In attention grabbing headlines around the country, school districts face a record number of book challenges resulting in bans. During this Banned Books Week, we decided to take a closer look at those stories.
A recent Washington Post story begins, “Jennifer Petersen keeps 73 school books she detests in her basement.” Jennifer Petersen has challenged 71 books in her Virginia school district and has earned the title “serial filer” from the Post. 35 of the books she challenged have been removed from shelves with others voluntarily pulled by the superintendent.
From the Tampa Bay Times, “The topics came up again and again in hundreds of book complaints received by Florida school districts over the last year. Indoctrination. Pedophilia. The LGBTQ+ agenda. Those who submitted the complaints say the books in question can harm children, and they want them removed from school libraries.

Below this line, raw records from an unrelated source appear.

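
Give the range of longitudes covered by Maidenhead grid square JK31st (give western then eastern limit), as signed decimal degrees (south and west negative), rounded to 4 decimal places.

Field J=9, K=10: +9·20° lon, +10·10° lat → SW at lon 0°, lat 10°.
Square 3, 1: +3·2° lon, +1·1° lat → SW at lon 6°, lat 11°.
Subsquare s=18, t=19: +18·0.0833333° lon, +19·0.0416667° lat → SW at lon 7.5°, lat 11.7917°.
Cell spans 0.0833333° lon × 0.0416667° lat.
west 7.5000, east 7.5833.

7.5000, 7.5833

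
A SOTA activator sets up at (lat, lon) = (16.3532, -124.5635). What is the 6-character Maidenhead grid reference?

CK76ri

Offset from 180°W / 90°S: lon 55.4365°, lat 106.3532°.
Field: 55.4365/20 → 2 → C, 106.3532/10 → 10 → K; chars CK.
Square: 15.4365/2 → 7, 6.3532/1 → 6; chars 76.
Subsquare: 1.4365/0.0833333 → 17 → r, 0.3532/0.0416667 → 8 → i; chars ri.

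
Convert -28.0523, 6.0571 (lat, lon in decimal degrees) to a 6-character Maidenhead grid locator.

Shift to the Maidenhead origin (180°W, 90°S): lon 186.0571, lat 61.9477.
Field: 186.0571/20 → 9 → J, 61.9477/10 → 6 → G; chars JG.
Square: 6.0571/2 → 3, 1.9477/1 → 1; chars 31.
Subsquare: 0.0571/0.0833333 → 0 → a, 0.9477/0.0416667 → 22 → w; chars aw.

JG31aw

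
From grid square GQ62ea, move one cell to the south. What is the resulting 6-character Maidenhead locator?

GQ61ex

Latitude subsquare a = 0; −1 → -1, wraps to 23 = x, carry into square.
Latitude square 2; −1 → 1.
The longitude characters are unchanged.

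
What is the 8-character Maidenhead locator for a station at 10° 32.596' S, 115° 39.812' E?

Shift to the Maidenhead origin (180°W, 90°S): lon 295.66353, lat 79.45673.
Field: lon ⌊295.66353/20⌋ = 14 → O; lat ⌊79.45673/10⌋ = 7 → H.
Square: lon ⌊15.66353/2⌋ = 7; lat ⌊9.45673/1⌋ = 9.
Subsquare: lon ⌊1.66353/0.0833333⌋ = 19 → t; lat ⌊0.45673/0.0416667⌋ = 10 → k.
Extended square: lon ⌊0.08020/0.00833333⌋ = 9; lat ⌊0.04007/0.00416667⌋ = 9.

OH79tk99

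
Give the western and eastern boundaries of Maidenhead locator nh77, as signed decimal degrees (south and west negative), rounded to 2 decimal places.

94.00, 96.00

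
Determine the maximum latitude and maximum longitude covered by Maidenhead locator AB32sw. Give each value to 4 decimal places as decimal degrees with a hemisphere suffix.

Field A=0, B=1: +0·20° lon, +1·10° lat → SW at lon -180°, lat -80°.
Square 3, 2: +3·2° lon, +2·1° lat → SW at lon -174°, lat -78°.
Subsquare s=18, w=22: +18·0.0833333° lon, +22·0.0416667° lat → SW at lon -172.5°, lat -77.0833°.
Cell spans 0.0833333° lon × 0.0416667° lat. NE corner is SW corner plus one full cell.
latitude 77.0417° S, longitude 172.4167° W.

77.0417° S, 172.4167° W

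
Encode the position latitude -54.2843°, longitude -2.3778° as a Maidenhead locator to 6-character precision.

Add 180° to longitude and 90° to latitude: 177.6222, 35.7157.
Field: 177.6222/20 → 8 → I, 35.7157/10 → 3 → D; chars ID.
Square: 17.6222/2 → 8, 5.7157/1 → 5; chars 85.
Subsquare: 1.6222/0.0833333 → 19 → t, 0.7157/0.0416667 → 17 → r; chars tr.

ID85tr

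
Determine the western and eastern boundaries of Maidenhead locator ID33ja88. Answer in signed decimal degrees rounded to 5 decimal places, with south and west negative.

Field I=8, D=3: +8·20° lon, +3·10° lat → SW at lon -20°, lat -60°.
Square 3, 3: +3·2° lon, +3·1° lat → SW at lon -14°, lat -57°.
Subsquare j=9, a=0: +9·0.0833333° lon, +0·0.0416667° lat → SW at lon -13.25°, lat -57°.
Extended square 8, 8: +8·0.00833333° lon, +8·0.00416667° lat → SW at lon -13.1833°, lat -56.9667°.
Cell spans 0.00833333° lon × 0.00416667° lat.
west -13.18333, east -13.17500.

-13.18333, -13.17500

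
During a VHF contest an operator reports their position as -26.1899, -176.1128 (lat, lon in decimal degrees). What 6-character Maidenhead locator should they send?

Add 180° to longitude and 90° to latitude: 3.8872, 63.8101.
Field (20°×10°, letters A–R): lon ⌊3.8872/20⌋ = 0 → A; lat ⌊63.8101/10⌋ = 6 → G.
Square (2°×1°, digits 0–9): lon ⌊3.8872/2⌋ = 1; lat ⌊3.8101/1⌋ = 3.
Subsquare (5′×2.5′, letters a–x): lon ⌊1.8872/0.0833333⌋ = 22 → w; lat ⌊0.8101/0.0416667⌋ = 19 → t.

AG13wt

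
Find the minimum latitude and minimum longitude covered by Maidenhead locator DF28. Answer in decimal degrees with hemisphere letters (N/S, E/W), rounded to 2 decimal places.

Field D=3, F=5: +3·20° lon, +5·10° lat → SW at lon -120°, lat -40°.
Square 2, 8: +2·2° lon, +8·1° lat → SW at lon -116°, lat -32°.
latitude 32.00° S, longitude 116.00° W.

32.00° S, 116.00° W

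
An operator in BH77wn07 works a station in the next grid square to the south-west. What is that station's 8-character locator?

Longitude extended square 0; −1 → -1, wraps to 9, carry into subsquare.
Longitude subsquare w = 22; −1 → 21 = v.
Latitude extended square 7; −1 → 6.

BH77vn96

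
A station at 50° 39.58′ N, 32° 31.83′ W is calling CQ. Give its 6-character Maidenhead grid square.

Offset from 180°W / 90°S: lon 147.4695°, lat 140.6597°.
Field (20°×10°, letters A–R): lon ⌊147.4695/20⌋ = 7 → H; lat ⌊140.6597/10⌋ = 14 → O.
Square (2°×1°, digits 0–9): lon ⌊7.4695/2⌋ = 3; lat ⌊0.6597/1⌋ = 0.
Subsquare (5′×2.5′, letters a–x): lon ⌊1.4695/0.0833333⌋ = 17 → r; lat ⌊0.6597/0.0416667⌋ = 15 → p.

HO30rp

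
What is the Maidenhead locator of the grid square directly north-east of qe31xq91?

Longitude extended square 9; +1 → 10, wraps to 0, carry into subsquare.
Longitude subsquare x = 23; +1 → 24, wraps to 0 = a, carry into square.
Longitude square 3; +1 → 4.
Latitude extended square 1; +1 → 2.

QE41aq02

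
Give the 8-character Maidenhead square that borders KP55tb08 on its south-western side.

KP55sb97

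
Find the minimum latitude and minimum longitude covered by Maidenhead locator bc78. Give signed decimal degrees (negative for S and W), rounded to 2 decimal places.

Field B=1, C=2: +1·20° lon, +2·10° lat → SW at lon -160°, lat -70°.
Square 7, 8: +7·2° lon, +8·1° lat → SW at lon -146°, lat -62°.
latitude -62.00, longitude -146.00.

-62.00, -146.00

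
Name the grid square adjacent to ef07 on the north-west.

DF98

Longitude square 0; −1 → -1, wraps to 9, carry into field.
Longitude field E = 4; −1 → 3 = D.
Latitude square 7; +1 → 8.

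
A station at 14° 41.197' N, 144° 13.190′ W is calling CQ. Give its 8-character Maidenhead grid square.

Add 180° to longitude and 90° to latitude: 35.78017, 104.68662.
Field: lon ⌊35.78017/20⌋ = 1 → B; lat ⌊104.68662/10⌋ = 10 → K.
Square: lon ⌊15.78017/2⌋ = 7; lat ⌊4.68662/1⌋ = 4.
Subsquare: lon ⌊1.78017/0.0833333⌋ = 21 → v; lat ⌊0.68662/0.0416667⌋ = 16 → q.
Extended square: lon ⌊0.03017/0.00833333⌋ = 3; lat ⌊0.01995/0.00416667⌋ = 4.

BK74vq34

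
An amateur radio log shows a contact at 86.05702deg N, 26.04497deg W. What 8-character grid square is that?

HR66xb43

Shift to the Maidenhead origin (180°W, 90°S): lon 153.95503, lat 176.05702.
Field (20°×10°, letters A–R): 153.95503/20 → 7 → H, 176.05702/10 → 17 → R; chars HR.
Square (2°×1°, digits 0–9): 13.95503/2 → 6, 6.05702/1 → 6; chars 66.
Subsquare (5′×2.5′, letters a–x): 1.95503/0.0833333 → 23 → x, 0.05702/0.0416667 → 1 → b; chars xb.
Extended square (30″×15″, digits 0–9): 0.03836/0.00833333 → 4, 0.01535/0.00416667 → 3; chars 43.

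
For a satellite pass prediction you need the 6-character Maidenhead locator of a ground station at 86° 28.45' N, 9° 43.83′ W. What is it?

Shift to the Maidenhead origin (180°W, 90°S): lon 170.2695, lat 176.4742.
Field: lon ⌊170.2695/20⌋ = 8 → I; lat ⌊176.4742/10⌋ = 17 → R.
Square: lon ⌊10.2695/2⌋ = 5; lat ⌊6.4742/1⌋ = 6.
Subsquare: lon ⌊0.2695/0.0833333⌋ = 3 → d; lat ⌊0.4742/0.0416667⌋ = 11 → l.

IR56dl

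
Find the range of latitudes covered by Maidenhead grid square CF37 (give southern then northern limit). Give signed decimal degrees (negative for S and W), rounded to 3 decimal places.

Field C=2, F=5: +2·20° lon, +5·10° lat → SW at lon -140°, lat -40°.
Square 3, 7: +3·2° lon, +7·1° lat → SW at lon -134°, lat -33°.
Cell spans 2° lon × 1° lat.
south -33.000, north -32.000.

-33.000, -32.000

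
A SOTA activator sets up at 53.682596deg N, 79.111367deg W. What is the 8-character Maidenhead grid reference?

Add 180° to longitude and 90° to latitude: 100.88863, 143.68260.
Field: 100.88863/20 → 5 → F, 143.68260/10 → 14 → O; chars FO.
Square: 0.88863/2 → 0, 3.68260/1 → 3; chars 03.
Subsquare: 0.88863/0.0833333 → 10 → k, 0.68260/0.0416667 → 16 → q; chars kq.
Extended square: 0.05530/0.00833333 → 6, 0.01593/0.00416667 → 3; chars 63.

FO03kq63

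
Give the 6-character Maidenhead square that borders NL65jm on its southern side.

Latitude subsquare m = 12; −1 → 11 = l.
The longitude characters are unchanged.

NL65jl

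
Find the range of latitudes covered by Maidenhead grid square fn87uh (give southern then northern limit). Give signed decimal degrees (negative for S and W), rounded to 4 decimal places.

Field F=5, N=13: +5·20° lon, +13·10° lat → SW at lon -80°, lat 40°.
Square 8, 7: +8·2° lon, +7·1° lat → SW at lon -64°, lat 47°.
Subsquare u=20, h=7: +20·0.0833333° lon, +7·0.0416667° lat → SW at lon -62.3333°, lat 47.2917°.
Cell spans 0.0833333° lon × 0.0416667° lat.
south 47.2917, north 47.3333.

47.2917, 47.3333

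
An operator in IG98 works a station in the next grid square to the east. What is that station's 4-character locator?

JG08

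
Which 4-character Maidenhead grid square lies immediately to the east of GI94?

HI04

Longitude square 9; +1 → 10, wraps to 0, carry into field.
Longitude field G = 6; +1 → 7 = H.
The latitude characters are unchanged.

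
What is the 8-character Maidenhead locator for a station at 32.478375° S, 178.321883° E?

Add 180° to longitude and 90° to latitude: 358.32188, 57.52163.
Field: 358.32188/20 → 17 → R, 57.52163/10 → 5 → F; chars RF.
Square: 18.32188/2 → 9, 7.52163/1 → 7; chars 97.
Subsquare: 0.32188/0.0833333 → 3 → d, 0.52163/0.0416667 → 12 → m; chars dm.
Extended square: 0.07188/0.00833333 → 8, 0.02163/0.00416667 → 5; chars 85.

RF97dm85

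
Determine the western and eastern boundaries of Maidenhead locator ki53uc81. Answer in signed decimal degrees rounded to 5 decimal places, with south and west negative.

31.73333, 31.74167

Field K=10, I=8: +10·20° lon, +8·10° lat → SW at lon 20°, lat -10°.
Square 5, 3: +5·2° lon, +3·1° lat → SW at lon 30°, lat -7°.
Subsquare u=20, c=2: +20·0.0833333° lon, +2·0.0416667° lat → SW at lon 31.6667°, lat -6.91667°.
Extended square 8, 1: +8·0.00833333° lon, +1·0.00416667° lat → SW at lon 31.7333°, lat -6.9125°.
Cell spans 0.00833333° lon × 0.00416667° lat.
west 31.73333, east 31.74167.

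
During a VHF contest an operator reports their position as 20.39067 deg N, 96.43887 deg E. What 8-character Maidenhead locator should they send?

NL80fj23

Add 180° to longitude and 90° to latitude: 276.43887, 110.39067.
Field: lon ⌊276.43887/20⌋ = 13 → N; lat ⌊110.39067/10⌋ = 11 → L.
Square: lon ⌊16.43887/2⌋ = 8; lat ⌊0.39067/1⌋ = 0.
Subsquare: lon ⌊0.43887/0.0833333⌋ = 5 → f; lat ⌊0.39067/0.0416667⌋ = 9 → j.
Extended square: lon ⌊0.02220/0.00833333⌋ = 2; lat ⌊0.01567/0.00416667⌋ = 3.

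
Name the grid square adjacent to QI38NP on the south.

Latitude subsquare p = 15; −1 → 14 = o.
The longitude characters are unchanged.

QI38no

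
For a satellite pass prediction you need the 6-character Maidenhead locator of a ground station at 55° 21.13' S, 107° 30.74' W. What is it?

DD64fp

Add 180° to longitude and 90° to latitude: 72.4877, 34.6478.
Field (20°×10°, letters A–R): 72.4877/20 → 3 → D, 34.6478/10 → 3 → D; chars DD.
Square (2°×1°, digits 0–9): 12.4877/2 → 6, 4.6478/1 → 4; chars 64.
Subsquare (5′×2.5′, letters a–x): 0.4877/0.0833333 → 5 → f, 0.6478/0.0416667 → 15 → p; chars fp.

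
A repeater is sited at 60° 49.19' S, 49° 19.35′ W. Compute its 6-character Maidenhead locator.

GC59ie

Add 180° to longitude and 90° to latitude: 130.6775, 29.1802.
Field: lon ⌊130.6775/20⌋ = 6 → G; lat ⌊29.1802/10⌋ = 2 → C.
Square: lon ⌊10.6775/2⌋ = 5; lat ⌊9.1802/1⌋ = 9.
Subsquare: lon ⌊0.6775/0.0833333⌋ = 8 → i; lat ⌊0.1802/0.0416667⌋ = 4 → e.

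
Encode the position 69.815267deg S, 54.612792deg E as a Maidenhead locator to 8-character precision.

LC70he34

Offset from 180°W / 90°S: lon 234.61279°, lat 20.18473°.
Field: 234.61279/20 → 11 → L, 20.18473/10 → 2 → C; chars LC.
Square: 14.61279/2 → 7, 0.18473/1 → 0; chars 70.
Subsquare: 0.61279/0.0833333 → 7 → h, 0.18473/0.0416667 → 4 → e; chars he.
Extended square: 0.02946/0.00833333 → 3, 0.01807/0.00416667 → 4; chars 34.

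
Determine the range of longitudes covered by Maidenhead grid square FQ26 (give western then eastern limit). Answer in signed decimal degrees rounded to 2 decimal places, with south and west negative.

Field F=5, Q=16: +5·20° lon, +16·10° lat → SW at lon -80°, lat 70°.
Square 2, 6: +2·2° lon, +6·1° lat → SW at lon -76°, lat 76°.
Cell spans 2° lon × 1° lat.
west -76.00, east -74.00.

-76.00, -74.00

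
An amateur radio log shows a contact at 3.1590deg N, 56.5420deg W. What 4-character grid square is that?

Offset from 180°W / 90°S: lon 123.46°, lat 93.16°.
Field: lon ⌊123.46/20⌋ = 6 → G; lat ⌊93.16/10⌋ = 9 → J.
Square: lon ⌊3.46/2⌋ = 1; lat ⌊3.16/1⌋ = 3.

GJ13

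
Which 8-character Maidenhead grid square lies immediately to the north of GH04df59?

Latitude extended square 9; +1 → 10, wraps to 0, carry into subsquare.
Latitude subsquare f = 5; +1 → 6 = g.
The longitude characters are unchanged.

GH04dg50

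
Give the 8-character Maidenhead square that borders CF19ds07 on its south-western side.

Longitude extended square 0; −1 → -1, wraps to 9, carry into subsquare.
Longitude subsquare d = 3; −1 → 2 = c.
Latitude extended square 7; −1 → 6.

CF19cs96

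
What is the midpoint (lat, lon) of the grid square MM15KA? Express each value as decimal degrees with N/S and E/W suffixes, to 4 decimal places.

35.0208° N, 62.8750° E

Field M=12, M=12: +12·20° lon, +12·10° lat → SW at lon 60°, lat 30°.
Square 1, 5: +1·2° lon, +5·1° lat → SW at lon 62°, lat 35°.
Subsquare k=10, a=0: +10·0.0833333° lon, +0·0.0416667° lat → SW at lon 62.8333°, lat 35°.
Cell spans 0.0833333° lon × 0.0416667° lat. Centre is SW corner plus half of each.
latitude 35.0208° N, longitude 62.8750° E.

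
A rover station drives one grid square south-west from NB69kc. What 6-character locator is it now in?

NB69jb

Longitude subsquare k = 10; −1 → 9 = j.
Latitude subsquare c = 2; −1 → 1 = b.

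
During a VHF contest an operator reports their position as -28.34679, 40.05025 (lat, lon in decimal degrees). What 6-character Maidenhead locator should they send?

LG01ap

Shift to the Maidenhead origin (180°W, 90°S): lon 220.0503, lat 61.6532.
Field: 220.0503/20 → 11 → L, 61.6532/10 → 6 → G; chars LG.
Square: 0.0503/2 → 0, 1.6532/1 → 1; chars 01.
Subsquare: 0.0503/0.0833333 → 0 → a, 0.6532/0.0416667 → 15 → p; chars ap.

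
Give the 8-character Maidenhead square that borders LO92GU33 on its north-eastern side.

LO92gu44

Longitude extended square 3; +1 → 4.
Latitude extended square 3; +1 → 4.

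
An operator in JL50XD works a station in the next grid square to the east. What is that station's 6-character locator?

Longitude subsquare x = 23; +1 → 24, wraps to 0 = a, carry into square.
Longitude square 5; +1 → 6.
The latitude characters are unchanged.

JL60ad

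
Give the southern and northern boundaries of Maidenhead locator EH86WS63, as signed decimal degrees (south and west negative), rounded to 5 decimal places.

-13.23750, -13.23333

Field E=4, H=7: +4·20° lon, +7·10° lat → SW at lon -100°, lat -20°.
Square 8, 6: +8·2° lon, +6·1° lat → SW at lon -84°, lat -14°.
Subsquare w=22, s=18: +22·0.0833333° lon, +18·0.0416667° lat → SW at lon -82.1667°, lat -13.25°.
Extended square 6, 3: +6·0.00833333° lon, +3·0.00416667° lat → SW at lon -82.1167°, lat -13.2375°.
Cell spans 0.00833333° lon × 0.00416667° lat.
south -13.23750, north -13.23333.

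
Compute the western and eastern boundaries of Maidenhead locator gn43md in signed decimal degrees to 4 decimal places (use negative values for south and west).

Field G=6, N=13: +6·20° lon, +13·10° lat → SW at lon -60°, lat 40°.
Square 4, 3: +4·2° lon, +3·1° lat → SW at lon -52°, lat 43°.
Subsquare m=12, d=3: +12·0.0833333° lon, +3·0.0416667° lat → SW at lon -51°, lat 43.125°.
Cell spans 0.0833333° lon × 0.0416667° lat.
west -51.0000, east -50.9167.

-51.0000, -50.9167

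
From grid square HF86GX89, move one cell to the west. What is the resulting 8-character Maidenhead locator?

HF86gx79

Longitude extended square 8; −1 → 7.
The latitude characters are unchanged.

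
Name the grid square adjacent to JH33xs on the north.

Latitude subsquare s = 18; +1 → 19 = t.
The longitude characters are unchanged.

JH33xt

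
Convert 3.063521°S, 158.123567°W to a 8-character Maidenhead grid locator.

Shift to the Maidenhead origin (180°W, 90°S): lon 21.87643, lat 86.93648.
Field (20°×10°, letters A–R): 21.87643/20 → 1 → B, 86.93648/10 → 8 → I; chars BI.
Square (2°×1°, digits 0–9): 1.87643/2 → 0, 6.93648/1 → 6; chars 06.
Subsquare (5′×2.5′, letters a–x): 1.87643/0.0833333 → 22 → w, 0.93648/0.0416667 → 22 → w; chars ww.
Extended square (30″×15″, digits 0–9): 0.04310/0.00833333 → 5, 0.01981/0.00416667 → 4; chars 54.

BI06ww54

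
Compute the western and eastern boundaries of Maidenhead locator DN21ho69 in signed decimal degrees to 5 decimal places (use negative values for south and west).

Field D=3, N=13: +3·20° lon, +13·10° lat → SW at lon -120°, lat 40°.
Square 2, 1: +2·2° lon, +1·1° lat → SW at lon -116°, lat 41°.
Subsquare h=7, o=14: +7·0.0833333° lon, +14·0.0416667° lat → SW at lon -115.417°, lat 41.5833°.
Extended square 6, 9: +6·0.00833333° lon, +9·0.00416667° lat → SW at lon -115.367°, lat 41.6208°.
Cell spans 0.00833333° lon × 0.00416667° lat.
west -115.36667, east -115.35833.

-115.36667, -115.35833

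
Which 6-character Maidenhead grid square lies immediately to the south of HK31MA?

HK30mx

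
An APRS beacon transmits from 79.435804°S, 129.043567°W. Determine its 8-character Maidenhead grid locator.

Add 180° to longitude and 90° to latitude: 50.95643, 10.56420.
Field: lon ⌊50.95643/20⌋ = 2 → C; lat ⌊10.56420/10⌋ = 1 → B.
Square: lon ⌊10.95643/2⌋ = 5; lat ⌊0.56420/1⌋ = 0.
Subsquare: lon ⌊0.95643/0.0833333⌋ = 11 → l; lat ⌊0.56420/0.0416667⌋ = 13 → n.
Extended square: lon ⌊0.03977/0.00833333⌋ = 4; lat ⌊0.02253/0.00416667⌋ = 5.

CB50ln45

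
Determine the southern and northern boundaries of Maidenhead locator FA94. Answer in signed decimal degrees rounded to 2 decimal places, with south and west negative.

Field F=5, A=0: +5·20° lon, +0·10° lat → SW at lon -80°, lat -90°.
Square 9, 4: +9·2° lon, +4·1° lat → SW at lon -62°, lat -86°.
Cell spans 2° lon × 1° lat.
south -86.00, north -85.00.

-86.00, -85.00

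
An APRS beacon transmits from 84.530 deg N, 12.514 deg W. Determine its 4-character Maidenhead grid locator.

Offset from 180°W / 90°S: lon 167.49°, lat 174.53°.
Field: lon ⌊167.49/20⌋ = 8 → I; lat ⌊174.53/10⌋ = 17 → R.
Square: lon ⌊7.49/2⌋ = 3; lat ⌊4.53/1⌋ = 4.

IR34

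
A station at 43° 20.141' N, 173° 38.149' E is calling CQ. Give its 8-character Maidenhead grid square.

Add 180° to longitude and 90° to latitude: 353.63582, 133.33568.
Field: 353.63582/20 → 17 → R, 133.33568/10 → 13 → N; chars RN.
Square: 13.63582/2 → 6, 3.33568/1 → 3; chars 63.
Subsquare: 1.63582/0.0833333 → 19 → t, 0.33568/0.0416667 → 8 → i; chars ti.
Extended square: 0.05248/0.00833333 → 6, 0.00235/0.00416667 → 0; chars 60.

RN63ti60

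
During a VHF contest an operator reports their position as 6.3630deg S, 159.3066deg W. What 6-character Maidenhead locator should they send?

Add 180° to longitude and 90° to latitude: 20.6934, 83.6370.
Field (20°×10°, letters A–R): 20.6934/20 → 1 → B, 83.6370/10 → 8 → I; chars BI.
Square (2°×1°, digits 0–9): 0.6934/2 → 0, 3.6370/1 → 3; chars 03.
Subsquare (5′×2.5′, letters a–x): 0.6934/0.0833333 → 8 → i, 0.6370/0.0416667 → 15 → p; chars ip.

BI03ip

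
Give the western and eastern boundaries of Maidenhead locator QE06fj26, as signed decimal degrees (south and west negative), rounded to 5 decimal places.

Field Q=16, E=4: +16·20° lon, +4·10° lat → SW at lon 140°, lat -50°.
Square 0, 6: +0·2° lon, +6·1° lat → SW at lon 140°, lat -44°.
Subsquare f=5, j=9: +5·0.0833333° lon, +9·0.0416667° lat → SW at lon 140.417°, lat -43.625°.
Extended square 2, 6: +2·0.00833333° lon, +6·0.00416667° lat → SW at lon 140.433°, lat -43.6°.
Cell spans 0.00833333° lon × 0.00416667° lat.
west 140.43333, east 140.44167.

140.43333, 140.44167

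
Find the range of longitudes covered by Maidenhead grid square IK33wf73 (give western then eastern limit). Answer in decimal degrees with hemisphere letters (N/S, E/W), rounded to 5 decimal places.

12.10833° W, 12.10000° W

Field I=8, K=10: +8·20° lon, +10·10° lat → SW at lon -20°, lat 10°.
Square 3, 3: +3·2° lon, +3·1° lat → SW at lon -14°, lat 13°.
Subsquare w=22, f=5: +22·0.0833333° lon, +5·0.0416667° lat → SW at lon -12.1667°, lat 13.2083°.
Extended square 7, 3: +7·0.00833333° lon, +3·0.00416667° lat → SW at lon -12.1083°, lat 13.2208°.
Cell spans 0.00833333° lon × 0.00416667° lat.
west 12.10833° W, east 12.10000° W.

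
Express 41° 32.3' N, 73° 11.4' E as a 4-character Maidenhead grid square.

MN61

Add 180° to longitude and 90° to latitude: 253.19, 131.54.
Field (20°×10°, letters A–R): 253.19/20 → 12 → M, 131.54/10 → 13 → N; chars MN.
Square (2°×1°, digits 0–9): 13.19/2 → 6, 1.54/1 → 1; chars 61.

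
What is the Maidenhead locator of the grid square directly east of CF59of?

Longitude subsquare o = 14; +1 → 15 = p.
The latitude characters are unchanged.

CF59pf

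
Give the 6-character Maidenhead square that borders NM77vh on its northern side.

NM77vi

Latitude subsquare h = 7; +1 → 8 = i.
The longitude characters are unchanged.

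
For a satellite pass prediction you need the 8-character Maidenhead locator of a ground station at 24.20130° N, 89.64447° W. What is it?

EL54ee28

Offset from 180°W / 90°S: lon 90.35553°, lat 114.20130°.
Field: lon ⌊90.35553/20⌋ = 4 → E; lat ⌊114.20130/10⌋ = 11 → L.
Square: lon ⌊10.35553/2⌋ = 5; lat ⌊4.20130/1⌋ = 4.
Subsquare: lon ⌊0.35553/0.0833333⌋ = 4 → e; lat ⌊0.20130/0.0416667⌋ = 4 → e.
Extended square: lon ⌊0.02220/0.00833333⌋ = 2; lat ⌊0.03463/0.00416667⌋ = 8.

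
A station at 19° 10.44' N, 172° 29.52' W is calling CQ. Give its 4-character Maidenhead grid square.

Shift to the Maidenhead origin (180°W, 90°S): lon 7.51, lat 109.17.
Field (20°×10°, letters A–R): 7.51/20 → 0 → A, 109.17/10 → 10 → K; chars AK.
Square (2°×1°, digits 0–9): 7.51/2 → 3, 9.17/1 → 9; chars 39.

AK39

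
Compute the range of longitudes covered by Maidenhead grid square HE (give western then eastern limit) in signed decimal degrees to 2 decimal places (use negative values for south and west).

-40.00, -20.00

Field H=7, E=4: +7·20° lon, +4·10° lat → SW at lon -40°, lat -50°.
Cell spans 20° lon × 10° lat.
west -40.00, east -20.00.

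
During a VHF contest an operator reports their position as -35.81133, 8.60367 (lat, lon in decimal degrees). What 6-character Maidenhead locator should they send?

JF44he

Add 180° to longitude and 90° to latitude: 188.6037, 54.1887.
Field: 188.6037/20 → 9 → J, 54.1887/10 → 5 → F; chars JF.
Square: 8.6037/2 → 4, 4.1887/1 → 4; chars 44.
Subsquare: 0.6037/0.0833333 → 7 → h, 0.1887/0.0416667 → 4 → e; chars he.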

But while their movement has grabbed headlines, it may not be widespread. Most of Florida’s 67 school districts didn’t log a single formal complaint about a book. That’s based on a Tampa Bay Times analysis, the most comprehensive review of book complaints across the state.
Of the roughly 1,100 complaints recorded in Florida since July 2022, more than 700 came from two counties — Escambia in the western Panhandle and Clay near Jacksonville. Together the two districts make up less than 3% of the state’s total public school enrollment.
About 600 of the complaints came from two people — a Clay County dad and an Escambia County high school teacher.”
Jennifer Petersen and the two Floridians are not anomalies according to a study by the Washington Post. “School book challenges reached historic highs in America in 2021 and 2022, according to the American Library Association. And just a handful of people are driving those records. A Washington Post analysis of thousands of challenges nationwide found that 60 percent of all challenges in the 2021-2022 school year came from 11 adults, each of whom objected to dozens — sometimes close to 100 — of books in their districts.”
“A stated wish to shield children from sexual content is the main factor animating attempts to remove LGBTQ books, The Post found. The second most common reason cited for pulling LGBTQ texts was an explicit desire to prevent children from reading about lesbian, gay, bisexual, transgender, nonbinary and queer lives.”
A Maine story highlights this common theme where at least 22 challenges with primarily LGBTQ+ themes were filed and escalated to superintendents and school boards in 2022 and 2023.
“About one-third of the community members who filed challenges reported not having read or reviewed the book in its entirety, the Maine Monitor analysis found. The Monitor obtained copies of 19 of the 22 challenges, and reviewed the status of the other three.
In at least two cases, challengers explicitly noted that they relied — at least partially — on material from BookLooks.org, an organization started by a former member of the conservative national advocacy group Moms For Liberty. Although Moms for Liberty does not claim any chapters in Maine, nationally the group has been linked to book challenge efforts.”
Groups like those have led to an increase in state legislation targeting books. The Post reports, “The surge in anti-LGBTQ book challenges comes as Republican-dominated state legislatures are proposing and passing a record-breaking wave of laws and policies that restrict LGBTQ civil liberties, especially in the K-12 setting. At the same time, at least a half-dozen states have enacted laws giving parents more power over which books appear in libraries or circumscribing students’ access to books. And seven states have adopted laws that threaten school librarians with years of imprisonment and tens of thousands of dollars in fines for giving children “obscene” or “harmful” books.”
How can you help defend the First Amendment and push back against this very vocal minority?
The American Library Association has a list of resources and supports on their website. BannedBooksWeek.org posted digital and print resources as well as a calendar of events taking place around the country. PEN America has information on their current lawsuit defending the First Amendment in Florida and resources and reports. Students themselves can play an important roll in advocacy. We must all find ways to advocate for intellectual and educational freedoms to ensure high-quality education for every child.